Computer components maker Nvidia is preparing to produce artificial intelligence supercomputers entirely in the U.S., commissioning more than 1 million square feet of manufacturing space in Arizona and Texas.
“Within the next four years, Nvidia plans to produce up to half a trillion dollars of AI infrastructure in the United States through partnerships with TSMC, Foxconn, Wistron, Amkor and SPIL,” Nvidia announced Monday. “These world-leading companies are deepening their partnership with Nvidia, growing their businesses while expanding their global footprint and hardening supply chain resilience.”
Nvidia is building its “American-made AI supercomputers” at new manufacturing sites in Texas. The company said mass production at plants in Houston, with Foxconn, and in Dallas, with Wistron, are set to accelerate in the next 12 to 15 months.
Manufacturing space for building and testing Nvidia Blackwell chips will be in Arizona, where it will partner with Amkor and Silicon Precision Industries Co. Ltd.

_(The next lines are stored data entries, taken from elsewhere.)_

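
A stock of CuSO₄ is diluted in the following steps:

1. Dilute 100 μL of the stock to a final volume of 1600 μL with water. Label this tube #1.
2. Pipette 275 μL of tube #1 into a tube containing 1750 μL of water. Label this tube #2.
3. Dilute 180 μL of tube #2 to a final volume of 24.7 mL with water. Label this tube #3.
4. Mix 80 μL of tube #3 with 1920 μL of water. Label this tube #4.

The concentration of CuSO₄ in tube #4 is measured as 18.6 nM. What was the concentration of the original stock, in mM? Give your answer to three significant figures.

7.52 mM

Step 1: 100 μL brought to 1600 μL → factor 1600/100 = 16
Step 2: 275 μL + 1750 μL = 2025 μL total → factor 2025/275 = 7.3636
Step 3: 180 μL brought to 24.7 mL → factor 24700/180 = 137.22
Step 4: 80 μL + 1920 μL = 2000 μL total → factor 2000/80 = 25
Overall dilution factor = 16 × 7.3636 × 137.22 × 25 = 4.0418 × 10^5
Stock = 18.6 nM × 4.0418 × 10^5 = 7.518 × 10^6 nM = 7.52 mM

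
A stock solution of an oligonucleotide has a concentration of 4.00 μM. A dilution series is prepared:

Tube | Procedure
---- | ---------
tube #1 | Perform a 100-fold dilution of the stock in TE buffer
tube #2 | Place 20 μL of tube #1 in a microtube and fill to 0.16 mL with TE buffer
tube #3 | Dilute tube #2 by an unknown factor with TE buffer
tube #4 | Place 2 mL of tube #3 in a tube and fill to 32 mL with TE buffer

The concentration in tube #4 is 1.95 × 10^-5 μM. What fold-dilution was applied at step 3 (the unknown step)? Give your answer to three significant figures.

16.0-fold

Step 1: 100-fold → factor 100
Step 2: 20 μL brought to 0.16 mL → factor 160/20 = 8
Step 3: unknown factor x
Step 4: 2 mL brought to 32 mL → factor 32/2 = 16
Product of known-step factors = 12800
Overall factor = 4.00 μM / (1.95 × 10^-5 μM) = 2.0513 × 10^5
x = 2.0513 × 10^5 / 12800 = 16.0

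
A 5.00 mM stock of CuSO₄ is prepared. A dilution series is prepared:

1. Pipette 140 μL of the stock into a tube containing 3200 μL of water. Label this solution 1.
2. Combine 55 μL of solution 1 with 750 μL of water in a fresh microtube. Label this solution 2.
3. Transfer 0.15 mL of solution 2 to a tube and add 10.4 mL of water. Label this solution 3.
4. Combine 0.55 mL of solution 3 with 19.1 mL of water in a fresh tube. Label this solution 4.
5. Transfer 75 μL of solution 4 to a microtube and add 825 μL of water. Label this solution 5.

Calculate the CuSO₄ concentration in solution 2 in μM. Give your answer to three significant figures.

Step 1: 140 μL + 3200 μL = 3340 μL total → factor 3340/140 = 23.857
Step 2: 55 μL + 750 μL = 805 μL total → factor 805/55 = 14.636
Dilution factor through solution 2 = 23.857 × 14.636 = 349.18
[solution 2] = 5.00 mM / 349.18 = 0.01432 mM = 14.3 μM

14.3 μM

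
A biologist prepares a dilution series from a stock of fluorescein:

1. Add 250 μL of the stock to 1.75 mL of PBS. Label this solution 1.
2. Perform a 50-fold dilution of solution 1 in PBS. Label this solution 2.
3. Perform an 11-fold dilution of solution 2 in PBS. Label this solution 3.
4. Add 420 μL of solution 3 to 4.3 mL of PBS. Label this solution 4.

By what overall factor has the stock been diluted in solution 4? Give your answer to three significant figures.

Step 1: 250 μL + 1.75 mL = 2000 μL total → factor 2000/250 = 8
Step 2: 50-fold → factor 50
Step 3: 11-fold → factor 11
Step 4: 420 μL + 4.3 mL = 4720 μL total → factor 4720/420 = 11.238
Overall dilution factor = 8 × 50 × 11 × 11.238 = 49448

4.94 × 10^4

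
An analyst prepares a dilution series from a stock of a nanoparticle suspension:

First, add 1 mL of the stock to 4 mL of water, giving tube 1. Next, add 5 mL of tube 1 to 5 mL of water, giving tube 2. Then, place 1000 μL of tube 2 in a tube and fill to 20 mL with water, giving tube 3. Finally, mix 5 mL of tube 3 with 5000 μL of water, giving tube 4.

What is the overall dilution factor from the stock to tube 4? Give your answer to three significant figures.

Step 1: 1 mL + 4 mL = 5 mL total → factor 5/1 = 5
Step 2: 5 mL + 5 mL = 10 mL total → factor 10/5 = 2
Step 3: 1000 μL brought to 20 mL → factor 20000/1000 = 20
Step 4: 5 mL + 5000 μL = 10 mL total → factor 10/5 = 2
Overall dilution factor = 5 × 2 × 20 × 2 = 400

400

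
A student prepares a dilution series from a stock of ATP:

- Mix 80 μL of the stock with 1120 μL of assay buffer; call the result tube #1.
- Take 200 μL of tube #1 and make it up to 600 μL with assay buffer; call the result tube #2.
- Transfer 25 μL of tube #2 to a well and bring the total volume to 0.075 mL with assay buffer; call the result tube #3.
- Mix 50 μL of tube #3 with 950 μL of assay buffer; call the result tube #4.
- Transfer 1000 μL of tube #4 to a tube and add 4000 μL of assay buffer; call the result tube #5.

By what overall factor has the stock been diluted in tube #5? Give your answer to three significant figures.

1.35 × 10^4

Step 1: 80 μL + 1120 μL = 1200 μL total → factor 1200/80 = 15
Step 2: 200 μL brought to 600 μL → factor 600/200 = 3
Step 3: 25 μL brought to 0.075 mL → factor 75/25 = 3
Step 4: 50 μL + 950 μL = 1000 μL total → factor 1000/50 = 20
Step 5: 1000 μL + 4000 μL = 5000 μL total → factor 5000/1000 = 5
Overall dilution factor = 15 × 3 × 3 × 20 × 5 = 13500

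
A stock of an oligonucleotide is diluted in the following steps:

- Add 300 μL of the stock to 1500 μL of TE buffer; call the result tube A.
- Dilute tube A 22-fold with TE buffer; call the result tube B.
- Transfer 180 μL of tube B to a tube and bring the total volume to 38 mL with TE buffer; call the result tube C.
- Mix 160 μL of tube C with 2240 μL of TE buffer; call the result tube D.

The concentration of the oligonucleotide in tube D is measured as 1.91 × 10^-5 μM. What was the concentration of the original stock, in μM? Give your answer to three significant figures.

Step 1: 300 μL + 1500 μL = 1800 μL total → factor 1800/300 = 6
Step 2: 22-fold → factor 22
Step 3: 180 μL brought to 38 mL → factor 38000/180 = 211.11
Step 4: 160 μL + 2240 μL = 2400 μL total → factor 2400/160 = 15
Overall dilution factor = 6 × 22 × 211.11 × 15 = 4.18 × 10^5
Stock = 1.91 × 10^-5 μM × 4.18 × 10^5 = 7.98 μM

7.98 μM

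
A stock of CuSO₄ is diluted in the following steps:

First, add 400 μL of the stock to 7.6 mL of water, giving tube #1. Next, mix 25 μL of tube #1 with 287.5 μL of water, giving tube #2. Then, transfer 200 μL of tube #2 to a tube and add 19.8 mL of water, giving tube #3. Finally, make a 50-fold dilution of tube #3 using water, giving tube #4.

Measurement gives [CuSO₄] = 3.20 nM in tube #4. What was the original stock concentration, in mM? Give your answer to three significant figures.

Step 1: 400 μL + 7.6 mL = 8000 μL total → factor 8000/400 = 20
Step 2: 25 μL + 287.5 μL = 312.5 μL total → factor 312.5/25 = 12.5
Step 3: 200 μL + 19.8 mL = 20000 μL total → factor 20000/200 = 100
Step 4: 50-fold → factor 50
Overall dilution factor = 20 × 12.5 × 100 × 50 = 1.25 × 10^6
Stock = 3.20 nM × 1.25 × 10^6 = 4.000 × 10^6 nM = 4.00 mM

4.00 mM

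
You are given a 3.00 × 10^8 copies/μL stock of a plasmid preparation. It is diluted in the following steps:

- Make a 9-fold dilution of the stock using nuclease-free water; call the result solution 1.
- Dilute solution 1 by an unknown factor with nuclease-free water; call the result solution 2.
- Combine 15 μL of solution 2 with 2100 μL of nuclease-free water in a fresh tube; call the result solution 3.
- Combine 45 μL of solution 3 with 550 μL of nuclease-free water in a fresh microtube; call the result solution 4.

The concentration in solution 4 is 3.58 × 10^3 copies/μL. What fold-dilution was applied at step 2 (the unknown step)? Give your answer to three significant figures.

Step 1: 9-fold → factor 9
Step 2: unknown factor x
Step 3: 15 μL + 2100 μL = 2115 μL total → factor 2115/15 = 141
Step 4: 45 μL + 550 μL = 595 μL total → factor 595/45 = 13.222
Product of known-step factors = 16779
Overall factor = 3.00 × 10^8 copies/μL / (3.58 × 10^3 copies/μL) = 83799
x = 83799 / 16779 = 4.99

4.99-fold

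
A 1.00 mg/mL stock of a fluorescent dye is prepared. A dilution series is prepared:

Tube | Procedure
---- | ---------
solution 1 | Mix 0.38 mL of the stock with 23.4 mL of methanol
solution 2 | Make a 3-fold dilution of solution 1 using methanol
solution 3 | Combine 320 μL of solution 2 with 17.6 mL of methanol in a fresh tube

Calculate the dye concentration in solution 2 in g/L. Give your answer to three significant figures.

0.00533 g/L

Step 1: 0.38 mL + 23.4 mL = 23.78 mL total → factor 23.78/0.38 = 62.579
Step 2: 3-fold → factor 3
Dilution factor through solution 2 = 62.579 × 3 = 187.74
[solution 2] = 1.00 mg/mL / 187.74 = 0.005327 mg/mL = 0.00533 g/L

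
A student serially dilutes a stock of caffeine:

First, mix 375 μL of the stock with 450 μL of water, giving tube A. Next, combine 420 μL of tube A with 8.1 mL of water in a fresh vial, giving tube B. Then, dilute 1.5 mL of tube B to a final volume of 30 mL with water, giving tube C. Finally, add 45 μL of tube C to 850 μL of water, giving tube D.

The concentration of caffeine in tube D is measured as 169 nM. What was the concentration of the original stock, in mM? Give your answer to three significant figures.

3.00 mM

Step 1: 375 μL + 450 μL = 825 μL total → factor 825/375 = 2.2
Step 2: 420 μL + 8.1 mL = 8520 μL total → factor 8520/420 = 20.286
Step 3: 1.5 mL brought to 30 mL → factor 30/1.5 = 20
Step 4: 45 μL + 850 μL = 895 μL total → factor 895/45 = 19.889
Overall dilution factor = 2.2 × 20.286 × 20 × 19.889 = 17752
Stock = 169 nM × 17752 = 3.000 × 10^6 nM = 3.00 mM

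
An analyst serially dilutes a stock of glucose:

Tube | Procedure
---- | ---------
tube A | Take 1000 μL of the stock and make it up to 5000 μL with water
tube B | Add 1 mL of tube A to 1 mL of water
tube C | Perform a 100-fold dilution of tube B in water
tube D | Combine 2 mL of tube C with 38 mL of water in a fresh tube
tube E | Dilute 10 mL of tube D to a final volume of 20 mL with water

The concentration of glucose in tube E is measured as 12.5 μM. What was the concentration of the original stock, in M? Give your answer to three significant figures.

Step 1: 1000 μL brought to 5000 μL → factor 5000/1000 = 5
Step 2: 1 mL + 1 mL = 2 mL total → factor 2/1 = 2
Step 3: 100-fold → factor 100
Step 4: 2 mL + 38 mL = 40 mL total → factor 40/2 = 20
Step 5: 10 mL brought to 20 mL → factor 20/10 = 2
Overall dilution factor = 5 × 2 × 100 × 20 × 2 = 40000
Stock = 12.5 μM × 40000 = 5.000 × 10^5 μM = 0.500 M

0.500 M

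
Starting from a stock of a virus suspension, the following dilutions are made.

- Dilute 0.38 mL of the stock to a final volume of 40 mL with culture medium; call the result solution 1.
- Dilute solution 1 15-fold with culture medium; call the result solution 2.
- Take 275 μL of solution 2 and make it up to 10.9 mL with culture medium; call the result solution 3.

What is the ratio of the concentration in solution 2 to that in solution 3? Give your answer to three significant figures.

39.6

Step 1: 0.38 mL brought to 40 mL → factor 40/0.38 = 105.26
Step 2: 15-fold → factor 15
Step 3: 275 μL brought to 10.9 mL → factor 10900/275 = 39.636
Dilution factor to solution 2 = 1578.9; to solution 3 = 62584
[solution 2]/[solution 3] = (factor to solution 3)/(factor to solution 2) = 62584/1578.9 = 39.6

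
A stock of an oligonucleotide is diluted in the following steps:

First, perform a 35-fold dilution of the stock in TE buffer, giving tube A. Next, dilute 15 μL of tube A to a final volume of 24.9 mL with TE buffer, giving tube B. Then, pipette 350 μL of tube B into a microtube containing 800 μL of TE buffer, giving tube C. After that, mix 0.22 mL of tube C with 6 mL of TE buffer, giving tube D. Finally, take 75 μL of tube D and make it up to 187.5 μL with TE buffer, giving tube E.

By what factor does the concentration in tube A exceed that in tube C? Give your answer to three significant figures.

Step 1: 35-fold → factor 35
Step 2: 15 μL brought to 24.9 mL → factor 24900/15 = 1660
Step 3: 350 μL + 800 μL = 1150 μL total → factor 1150/350 = 3.2857
Dilution factor to tube A = 35; to tube C = 1.909 × 10^5
[tube A]/[tube C] = (factor to tube C)/(factor to tube A) = 1.909 × 10^5/35 = 5.45 × 10^3

5.45 × 10^3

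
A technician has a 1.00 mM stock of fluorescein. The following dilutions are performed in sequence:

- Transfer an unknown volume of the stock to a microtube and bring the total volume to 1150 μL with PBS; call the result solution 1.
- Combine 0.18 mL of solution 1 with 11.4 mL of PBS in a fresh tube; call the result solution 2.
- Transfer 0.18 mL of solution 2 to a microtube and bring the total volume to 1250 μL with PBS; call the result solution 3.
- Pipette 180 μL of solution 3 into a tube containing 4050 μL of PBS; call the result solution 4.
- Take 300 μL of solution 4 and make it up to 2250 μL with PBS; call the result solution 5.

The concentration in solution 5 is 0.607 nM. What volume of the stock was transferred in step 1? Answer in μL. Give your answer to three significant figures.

55.0 μL

Step 1: v brought to 1150 μL → factor = 1150 μL/v
Step 2: 0.18 mL + 11.4 mL = 11.58 mL total → factor 11.58/0.18 = 64.333
Step 3: 0.18 mL brought to 1250 μL → factor 1.25/0.18 = 6.9444
Step 4: 180 μL + 4050 μL = 4230 μL total → factor 4230/180 = 23.5
Step 5: 300 μL brought to 2250 μL → factor 2250/300 = 7.5
Product of known-step factors = 78741
Overall factor = 1.00 mM / (0.607 nM) = 1.6474 × 10^6
Step-1 factor = 1.6474 × 10^6 / 78741 = 20.922
v = 1150 μL / 20.922 = 55.0 μL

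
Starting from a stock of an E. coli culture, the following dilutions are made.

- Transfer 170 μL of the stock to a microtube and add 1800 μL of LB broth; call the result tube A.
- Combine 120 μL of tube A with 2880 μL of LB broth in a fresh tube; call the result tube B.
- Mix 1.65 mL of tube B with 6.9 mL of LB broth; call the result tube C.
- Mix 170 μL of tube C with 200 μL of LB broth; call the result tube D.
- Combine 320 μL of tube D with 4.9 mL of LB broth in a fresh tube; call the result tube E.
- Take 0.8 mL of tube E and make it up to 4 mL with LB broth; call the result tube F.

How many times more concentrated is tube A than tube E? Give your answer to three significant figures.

Step 1: 170 μL + 1800 μL = 1970 μL total → factor 1970/170 = 11.588
Step 2: 120 μL + 2880 μL = 3000 μL total → factor 3000/120 = 25
Step 3: 1.65 mL + 6.9 mL = 8.55 mL total → factor 8.55/1.65 = 5.1818
Step 4: 170 μL + 200 μL = 370 μL total → factor 370/170 = 2.1765
Step 5: 320 μL + 4.9 mL = 5220 μL total → factor 5220/320 = 16.312
Dilution factor to tube A = 11.588; to tube E = 53298
[tube A]/[tube E] = (factor to tube E)/(factor to tube A) = 53298/11.588 = 4.60 × 10^3

4.60 × 10^3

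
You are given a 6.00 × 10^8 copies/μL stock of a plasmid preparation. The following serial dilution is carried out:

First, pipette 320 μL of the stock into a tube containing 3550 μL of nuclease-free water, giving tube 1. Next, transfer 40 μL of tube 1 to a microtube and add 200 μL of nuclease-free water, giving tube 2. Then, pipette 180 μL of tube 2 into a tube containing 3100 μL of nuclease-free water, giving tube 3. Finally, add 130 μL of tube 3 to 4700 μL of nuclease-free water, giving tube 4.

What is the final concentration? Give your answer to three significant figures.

1.22 × 10^4 copies/μL

Step 1: 320 μL + 3550 μL = 3870 μL total → factor 3870/320 = 12.094
Step 2: 40 μL + 200 μL = 240 μL total → factor 240/40 = 6
Step 3: 180 μL + 3100 μL = 3280 μL total → factor 3280/180 = 18.222
Step 4: 130 μL + 4700 μL = 4830 μL total → factor 4830/130 = 37.154
Overall dilution factor = 12.094 × 6 × 18.222 × 37.154 = 49127
Final = 6.00 × 10^8 copies/μL / 49127 = 1.22 × 10^4 copies/μL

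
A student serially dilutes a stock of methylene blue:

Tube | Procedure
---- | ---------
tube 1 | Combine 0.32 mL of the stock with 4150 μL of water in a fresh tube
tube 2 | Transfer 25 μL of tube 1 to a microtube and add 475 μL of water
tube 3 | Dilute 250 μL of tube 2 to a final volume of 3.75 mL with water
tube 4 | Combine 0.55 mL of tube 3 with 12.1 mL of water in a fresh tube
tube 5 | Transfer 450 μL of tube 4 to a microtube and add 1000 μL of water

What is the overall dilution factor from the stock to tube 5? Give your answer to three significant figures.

3.11 × 10^5

Step 1: 0.32 mL + 4150 μL = 4.47 mL total → factor 4.47/0.32 = 13.969
Step 2: 25 μL + 475 μL = 500 μL total → factor 500/25 = 20
Step 3: 250 μL brought to 3.75 mL → factor 3750/250 = 15
Step 4: 0.55 mL + 12.1 mL = 12.65 mL total → factor 12.65/0.55 = 23
Step 5: 450 μL + 1000 μL = 1450 μL total → factor 1450/450 = 3.2222
Overall dilution factor = 13.969 × 20 × 15 × 23 × 3.2222 = 3.1057 × 10^5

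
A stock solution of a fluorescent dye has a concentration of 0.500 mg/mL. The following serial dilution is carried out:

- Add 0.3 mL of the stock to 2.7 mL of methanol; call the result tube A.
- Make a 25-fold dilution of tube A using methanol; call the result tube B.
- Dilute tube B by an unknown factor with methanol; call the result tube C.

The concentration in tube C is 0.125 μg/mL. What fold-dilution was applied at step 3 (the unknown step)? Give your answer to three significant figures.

Step 1: 0.3 mL + 2.7 mL = 3 mL total → factor 3/0.3 = 10
Step 2: 25-fold → factor 25
Step 3: unknown factor x
Product of known-step factors = 250
Overall factor = 0.500 mg/mL / (0.125 μg/mL) = 4000
x = 4000 / 250 = 16.0

16.0-fold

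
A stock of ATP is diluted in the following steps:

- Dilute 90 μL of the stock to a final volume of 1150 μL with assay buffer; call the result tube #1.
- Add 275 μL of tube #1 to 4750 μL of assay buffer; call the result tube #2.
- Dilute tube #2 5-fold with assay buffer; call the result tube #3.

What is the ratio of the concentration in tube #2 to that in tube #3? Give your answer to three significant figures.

Step 1: 90 μL brought to 1150 μL → factor 1150/90 = 12.778
Step 2: 275 μL + 4750 μL = 5025 μL total → factor 5025/275 = 18.273
Step 3: 5-fold → factor 5
Dilution factor to tube #2 = 233.48; to tube #3 = 1167.4
[tube #2]/[tube #3] = (factor to tube #3)/(factor to tube #2) = 1167.4/233.48 = 5.00

5.00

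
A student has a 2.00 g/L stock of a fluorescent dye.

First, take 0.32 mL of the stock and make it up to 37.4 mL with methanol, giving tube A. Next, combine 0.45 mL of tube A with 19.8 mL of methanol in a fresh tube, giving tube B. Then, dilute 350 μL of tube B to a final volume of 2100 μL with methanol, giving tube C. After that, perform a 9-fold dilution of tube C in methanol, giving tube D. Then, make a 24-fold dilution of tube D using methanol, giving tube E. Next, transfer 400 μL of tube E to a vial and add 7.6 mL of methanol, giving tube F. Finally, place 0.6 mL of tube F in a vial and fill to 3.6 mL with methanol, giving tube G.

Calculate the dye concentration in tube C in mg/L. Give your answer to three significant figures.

0.0634 mg/L

Step 1: 0.32 mL brought to 37.4 mL → factor 37.4/0.32 = 116.88
Step 2: 0.45 mL + 19.8 mL = 20.25 mL total → factor 20.25/0.45 = 45
Step 3: 350 μL brought to 2100 μL → factor 2100/350 = 6
Dilution factor through tube C = 116.88 × 45 × 6 = 31556
[tube C] = 2.00 g/L / 31556 = 6.338 × 10^-5 g/L = 0.0634 mg/L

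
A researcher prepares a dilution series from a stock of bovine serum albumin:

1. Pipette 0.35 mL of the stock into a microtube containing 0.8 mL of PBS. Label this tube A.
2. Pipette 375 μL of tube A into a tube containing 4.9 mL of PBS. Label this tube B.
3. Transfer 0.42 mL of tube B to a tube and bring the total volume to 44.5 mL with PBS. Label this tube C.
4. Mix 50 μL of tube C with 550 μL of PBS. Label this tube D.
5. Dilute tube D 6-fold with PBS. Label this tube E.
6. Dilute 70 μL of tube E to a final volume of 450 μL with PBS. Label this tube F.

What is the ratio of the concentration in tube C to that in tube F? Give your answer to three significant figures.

Step 1: 0.35 mL + 0.8 mL = 1.15 mL total → factor 1.15/0.35 = 3.2857
Step 2: 375 μL + 4.9 mL = 5275 μL total → factor 5275/375 = 14.067
Step 3: 0.42 mL brought to 44.5 mL → factor 44.5/0.42 = 105.95
Step 4: 50 μL + 550 μL = 600 μL total → factor 600/50 = 12
Step 5: 6-fold → factor 6
Step 6: 70 μL brought to 450 μL → factor 450/70 = 6.4286
Dilution factor to tube C = 4897; to tube F = 2.2666 × 10^6
[tube C]/[tube F] = (factor to tube F)/(factor to tube C) = 2.2666 × 10^6/4897 = 463

463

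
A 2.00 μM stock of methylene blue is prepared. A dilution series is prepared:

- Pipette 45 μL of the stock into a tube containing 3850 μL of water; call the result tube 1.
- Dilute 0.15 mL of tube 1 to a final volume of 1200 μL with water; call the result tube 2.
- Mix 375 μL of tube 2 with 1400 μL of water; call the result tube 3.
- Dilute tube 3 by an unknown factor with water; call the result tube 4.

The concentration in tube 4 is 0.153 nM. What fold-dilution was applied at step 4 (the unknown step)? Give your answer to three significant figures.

Step 1: 45 μL + 3850 μL = 3895 μL total → factor 3895/45 = 86.556
Step 2: 0.15 mL brought to 1200 μL → factor 1.2/0.15 = 8
Step 3: 375 μL + 1400 μL = 1775 μL total → factor 1775/375 = 4.7333
Step 4: unknown factor x
Product of known-step factors = 3277.6
Overall factor = 2.00 μM / (0.153 nM) = 13072
x = 13072 / 3277.6 = 3.99

3.99-fold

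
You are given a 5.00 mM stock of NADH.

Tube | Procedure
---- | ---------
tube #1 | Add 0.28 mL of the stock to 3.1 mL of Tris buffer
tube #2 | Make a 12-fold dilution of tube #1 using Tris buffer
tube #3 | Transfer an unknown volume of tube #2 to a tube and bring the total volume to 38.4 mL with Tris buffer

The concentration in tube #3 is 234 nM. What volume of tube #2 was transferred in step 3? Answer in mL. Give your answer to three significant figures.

0.260 mL

Step 1: 0.28 mL + 3.1 mL = 3.38 mL total → factor 3.38/0.28 = 12.071
Step 2: 12-fold → factor 12
Step 3: v brought to 38.4 mL → factor = 38.4 mL/v
Product of known-step factors = 144.86
Overall factor = 5.00 mM / (234 nM) = 21368
Step-3 factor = 21368 / 144.86 = 147.51
v = 38.4 mL / 147.51 = 0.260 mL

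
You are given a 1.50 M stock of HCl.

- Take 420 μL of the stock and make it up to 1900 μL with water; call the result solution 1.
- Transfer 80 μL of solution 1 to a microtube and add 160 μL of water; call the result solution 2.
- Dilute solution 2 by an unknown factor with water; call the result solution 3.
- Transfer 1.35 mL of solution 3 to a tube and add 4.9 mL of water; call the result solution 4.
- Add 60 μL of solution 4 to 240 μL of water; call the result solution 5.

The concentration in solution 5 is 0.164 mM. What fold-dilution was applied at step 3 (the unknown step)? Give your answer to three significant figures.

Step 1: 420 μL brought to 1900 μL → factor 1900/420 = 4.5238
Step 2: 80 μL + 160 μL = 240 μL total → factor 240/80 = 3
Step 3: unknown factor x
Step 4: 1.35 mL + 4.9 mL = 6.25 mL total → factor 6.25/1.35 = 4.6296
Step 5: 60 μL + 240 μL = 300 μL total → factor 300/60 = 5
Product of known-step factors = 314.15
Overall factor = 1.50 M / (0.164 mM) = 9146.3
x = 9146.3 / 314.15 = 29.1

29.1-fold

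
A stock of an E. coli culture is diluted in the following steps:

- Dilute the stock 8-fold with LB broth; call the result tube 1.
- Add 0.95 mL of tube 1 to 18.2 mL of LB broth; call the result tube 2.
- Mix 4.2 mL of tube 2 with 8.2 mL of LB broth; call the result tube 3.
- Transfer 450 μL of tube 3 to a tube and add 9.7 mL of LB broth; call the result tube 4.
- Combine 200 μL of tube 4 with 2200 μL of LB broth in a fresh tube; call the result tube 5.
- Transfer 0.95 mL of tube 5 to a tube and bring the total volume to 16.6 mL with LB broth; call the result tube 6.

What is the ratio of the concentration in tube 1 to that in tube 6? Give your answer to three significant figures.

Step 1: 8-fold → factor 8
Step 2: 0.95 mL + 18.2 mL = 19.15 mL total → factor 19.15/0.95 = 20.158
Step 3: 4.2 mL + 8.2 mL = 12.4 mL total → factor 12.4/4.2 = 2.9524
Step 4: 450 μL + 9.7 mL = 10150 μL total → factor 10150/450 = 22.556
Step 5: 200 μL + 2200 μL = 2400 μL total → factor 2400/200 = 12
Step 6: 0.95 mL brought to 16.6 mL → factor 16.6/0.95 = 17.474
Dilution factor to tube 1 = 8; to tube 6 = 2.2518 × 10^6
[tube 1]/[tube 6] = (factor to tube 6)/(factor to tube 1) = 2.2518 × 10^6/8 = 2.81 × 10^5

2.81 × 10^5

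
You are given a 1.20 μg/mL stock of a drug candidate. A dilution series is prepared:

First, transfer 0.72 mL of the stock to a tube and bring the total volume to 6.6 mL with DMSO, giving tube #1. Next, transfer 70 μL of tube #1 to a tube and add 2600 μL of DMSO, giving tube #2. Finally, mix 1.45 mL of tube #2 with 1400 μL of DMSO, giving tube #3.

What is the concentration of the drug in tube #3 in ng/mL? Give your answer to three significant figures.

Step 1: 0.72 mL brought to 6.6 mL → factor 6.6/0.72 = 9.1667
Step 2: 70 μL + 2600 μL = 2670 μL total → factor 2670/70 = 38.143
Step 3: 1.45 mL + 1400 μL = 2.85 mL total → factor 2.85/1.45 = 1.9655
Overall dilution factor = 9.1667 × 38.143 × 1.9655 = 687.23
Final = 1.20 μg/mL / 687.23 = 0.001746 μg/mL = 1.75 ng/mL

1.75 ng/mL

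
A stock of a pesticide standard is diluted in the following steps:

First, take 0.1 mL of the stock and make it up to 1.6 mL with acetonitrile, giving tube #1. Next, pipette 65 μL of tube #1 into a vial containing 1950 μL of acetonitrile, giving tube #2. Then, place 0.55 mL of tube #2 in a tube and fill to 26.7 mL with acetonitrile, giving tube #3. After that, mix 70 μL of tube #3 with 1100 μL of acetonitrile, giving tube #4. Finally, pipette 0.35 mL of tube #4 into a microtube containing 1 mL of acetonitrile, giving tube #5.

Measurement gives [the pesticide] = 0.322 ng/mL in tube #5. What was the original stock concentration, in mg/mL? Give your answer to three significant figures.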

The production of Nvidia Blackwell chips is already underway at Taiwan Semiconductor Manufacturing Co.’s chip plants in Phoenix.
“The engines of the world’s AI infrastructure are being built in the United States for the first time,” Nvidia founder Jensen Huang said in a statement. “Adding American manufacturing helps us better meet the incredible and growing demand for AI chips and supercomputers, strengthens our supply chain and boosts our resiliency.”
President Trump shared Nvidia’s announcement Monday on his Truth Social platform, and the White House is branding the manufacturing plan as the result of Mr. Trump’s economic agenda.
“TRUMP EFFECT: Nvidia just announced it will produce Nvidia AI supercomputers entirely in the U.S. for the first time — and produce $500 billion of AI infrastructure in the U.S. over the next four years,” the White House said from its @RapidResponse47 account on X.
Nvidia said its efforts will help create a jobs boom but hinted that automation will arrive at its plants too.
“Manufacturing Nvidia AI chips and supercomputers for American AI factories is expected to create hundreds of thousands of jobs and drive trillions of dollars in economic security over the coming decades,” the company said on its blog.
Nvidia also said it “will utilize its advanced AI, robotics and digital twin technologies to design and operate the facilities.”
Top tech minds are increasingly identifying automation as critical to any national reindustrialization agenda.
Trae Stephens, co-founder of defense tech company Anduril, said Monday the long-term economic competitiveness of American manufacturing depends on it being cheaper and faster and the only way to accomplish that is through automation.
“Patriotism demands we go all-in on robots and Ai in manufacturing,” Mr. Stephens wrote on Pirate Wires. “More than any treaty or tariff, automation is what will keep us ahead of the world’s foremost authoritarian menace. Fighting automation isn’t just bad economics — it’s a surefire way to ensure America loses the battle for the 21st century.”
Without automation, Mr. Stephens said he feared China would surpass America as the global superpower.
Anduril said in January it would build a hyperscale manufacturing facility in Columbus, Ohio, with plans to overhaul the way autonomous systems and weapons are built.
The need for automation in factories is evident in the success of electric vehicle manufacturer Tesla, which uses “Gigafactories” that are 95 percent automated with hundreds of robots doing difficult work.
“Innovation has always created more jobs than it’s destroyed,” Mr. Stephens wrote. “And these new positions are skilled enough to sustain a middle class income, but accessible enough that displaced workers can be reskilled to fill them.”